In fact, my success in this mandatory course was due entirely to rote memorization of 20th century court cases – nearly all which involved the federal branch using the Constitution to rein in state governments. (With the lone exception of US v. Lopez (1995) in which a bare majority of the court gave a slight tug back on a Commerce Clause that Congress made elastic enough to regulate guns in and around school buildings in every county in the US.)

Standard law school curriculum purports to teach students to think like a lawyer. Well, yes and no. Lawyers are taught within the parameters of government-approved opinion. Within that framework, lawyers can and do prosper. But few lawyers betray any understanding of the fundamental and wholly one-sided transformation of our legal system from a constitutionally-limited, common-law based republic to a post-constitutional administrative state. The limited nature of federal power is hiding in plain sight textually, logically and historically. Instead, our analytical minds are trained to maneuver within the federal regulatory scheme. We can convincingly assess and argue liabilities under the EEOC, FLSA or Sarbanes-Oxley through federal statutes and interpretative case law. But we emerge from law school without the knowledge and tools to defend against the precipitous loss of individual liberty and property rights that the 1787 constitution was intended to protect against.

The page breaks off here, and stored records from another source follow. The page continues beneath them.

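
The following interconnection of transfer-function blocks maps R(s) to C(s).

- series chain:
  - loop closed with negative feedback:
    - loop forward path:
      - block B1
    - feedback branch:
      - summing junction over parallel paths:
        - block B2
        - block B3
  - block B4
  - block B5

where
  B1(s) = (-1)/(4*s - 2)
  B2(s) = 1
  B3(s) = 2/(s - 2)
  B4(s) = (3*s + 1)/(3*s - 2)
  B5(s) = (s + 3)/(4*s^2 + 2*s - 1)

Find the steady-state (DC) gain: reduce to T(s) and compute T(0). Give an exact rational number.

Answer: 3/4

Working:
Step 1: reduce the parallel group B2, B3: s/(s - 2)
Step 2: reduce the feedback loop with forward B1 and return (B2+B3): (2 - s)/(4*s^2 - 11*s + 4)
Step 3: multiply [B1/(1+B1*(B2+B3))], B4, B5 (series): (-3*s^3 - 4*s^2 + 17*s + 6)/(48*s^5 - 140*s^4 + 42*s^3 + 77*s^2 - 50*s + 8)
Evaluating the step-3 result (the overall T(s)) at s = 0 gives T(0) = 6/8 = 3/4.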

Law schools, of course, are only acting in their own best interests when they mint legions to work for the machinery of centralized government. Hyper-inflated tuition is fueled and sustained by unconstitutional federal loans. Federally-subsidized professors and administrators use tenure and little-read journals to recognize and reward those whose scholarship fits within the bounds of approved government-opinion. Conformity nearly always prevails; even the dissent is forced, Alice-in-Wonderland-style, to play by statist rules.

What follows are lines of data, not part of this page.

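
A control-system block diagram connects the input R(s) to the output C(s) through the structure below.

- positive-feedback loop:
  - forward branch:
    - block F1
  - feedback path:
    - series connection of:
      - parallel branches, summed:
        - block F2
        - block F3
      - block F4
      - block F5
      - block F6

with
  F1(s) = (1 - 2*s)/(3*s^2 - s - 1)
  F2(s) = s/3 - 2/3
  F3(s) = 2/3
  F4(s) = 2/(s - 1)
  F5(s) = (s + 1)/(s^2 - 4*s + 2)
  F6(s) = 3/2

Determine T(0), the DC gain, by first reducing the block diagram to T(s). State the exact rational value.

The answer is -1.

Reasoning:
[1] add F2, F3 (parallel), giving s/3
[2] reduce the series chain (F2+F3), F4, F5, F6, giving (s^2 + s)/(s^3 - 5*s^2 + 6*s - 2)
[3] close the feedback loop around F1, ((F2+F3)*F4*F5*F6), giving (-2*s^4 + 11*s^3 - 17*s^2 + 10*s - 2)/(3*s^5 - 16*s^4 + 24*s^3 - 6*s^2 - 5*s + 2)
DC gain: substitute s = 0 into T(s) from step 3: T(0) = -2/2 = -1.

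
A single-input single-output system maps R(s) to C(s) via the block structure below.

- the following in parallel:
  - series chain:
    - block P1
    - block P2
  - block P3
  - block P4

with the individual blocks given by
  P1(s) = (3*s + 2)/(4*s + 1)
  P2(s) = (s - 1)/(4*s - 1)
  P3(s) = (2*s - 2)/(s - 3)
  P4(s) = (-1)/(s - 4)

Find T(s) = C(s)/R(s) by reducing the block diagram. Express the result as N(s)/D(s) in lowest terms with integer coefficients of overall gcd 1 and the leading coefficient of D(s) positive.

Answer: (35*s^4 - 198*s^3 + 215*s^2 + 13*s - 35)/(16*s^4 - 112*s^3 + 191*s^2 + 7*s - 12)

Working:
(1) series reduction of P1, P2: (3*s^2 - s - 2)/(16*s^2 - 1)
(2) add (P1*P2), P3, P4 (parallel): this yields T(s), and no further normalization is needed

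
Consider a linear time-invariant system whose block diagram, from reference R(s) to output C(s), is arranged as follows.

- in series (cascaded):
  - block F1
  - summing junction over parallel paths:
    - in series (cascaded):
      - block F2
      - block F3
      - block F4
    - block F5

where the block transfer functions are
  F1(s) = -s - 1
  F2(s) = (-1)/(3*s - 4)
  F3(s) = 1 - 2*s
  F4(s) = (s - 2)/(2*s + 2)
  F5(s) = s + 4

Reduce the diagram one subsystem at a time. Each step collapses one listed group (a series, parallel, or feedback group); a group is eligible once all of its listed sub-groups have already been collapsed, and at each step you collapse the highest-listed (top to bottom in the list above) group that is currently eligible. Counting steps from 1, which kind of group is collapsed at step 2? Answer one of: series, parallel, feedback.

Step 1. series reduction of F2, F3, F4
Step 2. parallel reduction of (F2*F3*F4), F5
Step 3. multiply F1, ((F2*F3*F4)+F5) (series)
At step 2 the group reduced is parallel.

Final answer: parallel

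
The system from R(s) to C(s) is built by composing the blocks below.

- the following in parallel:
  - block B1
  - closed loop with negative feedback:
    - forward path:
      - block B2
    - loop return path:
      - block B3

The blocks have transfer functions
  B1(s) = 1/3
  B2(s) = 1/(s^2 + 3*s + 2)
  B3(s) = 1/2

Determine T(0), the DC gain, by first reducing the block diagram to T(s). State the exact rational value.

Answer: 11/15

Working:
(1) reduce the feedback loop with forward B2 and return B3 -> 2/(2*s^2 + 6*s + 5)
(2) add B1, [B2/(1+B2*B3)] (parallel) -> (2*s^2 + 6*s + 11)/(6*s^2 + 18*s + 15)
Step 2 gives the overall T(s). Then T(0) = 11/15.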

This explains why so few attorneys are on the forefront of the liberty movement. Who wants to upend the system that credentialed you? On the other hand, many enroll in law school with a hankering to fight for justice, poverty alleviation or for civil rights. How do we in the liberty movement dangle an intellectual lifeline to these folks?

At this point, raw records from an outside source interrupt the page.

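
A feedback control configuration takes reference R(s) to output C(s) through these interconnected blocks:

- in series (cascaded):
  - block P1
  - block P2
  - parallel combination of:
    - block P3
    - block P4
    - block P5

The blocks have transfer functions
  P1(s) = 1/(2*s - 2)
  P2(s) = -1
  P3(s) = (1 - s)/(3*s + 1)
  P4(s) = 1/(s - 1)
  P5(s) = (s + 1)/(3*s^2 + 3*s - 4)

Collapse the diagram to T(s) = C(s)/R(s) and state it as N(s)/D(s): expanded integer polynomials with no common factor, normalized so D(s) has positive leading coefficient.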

Perhaps the Tenth Amendment Center will consider establishing chapters at our leading law schools to offer sound, constitutional correctives to the next generation of political and civic leaders. As an active TAC lobbyist in Pennsylvania, there’s nothing more exasperating than having to re-educate legislators (especially the lawyers) and their legal counsel on the Tenth Amendment, the Supremacy Clause and a historical record that firmly establishes state nullification as a proper remedy against constitutional transgressions by the federal government. Or maybe – I’m dreaming here –it’s time for TAC to open up its own law school.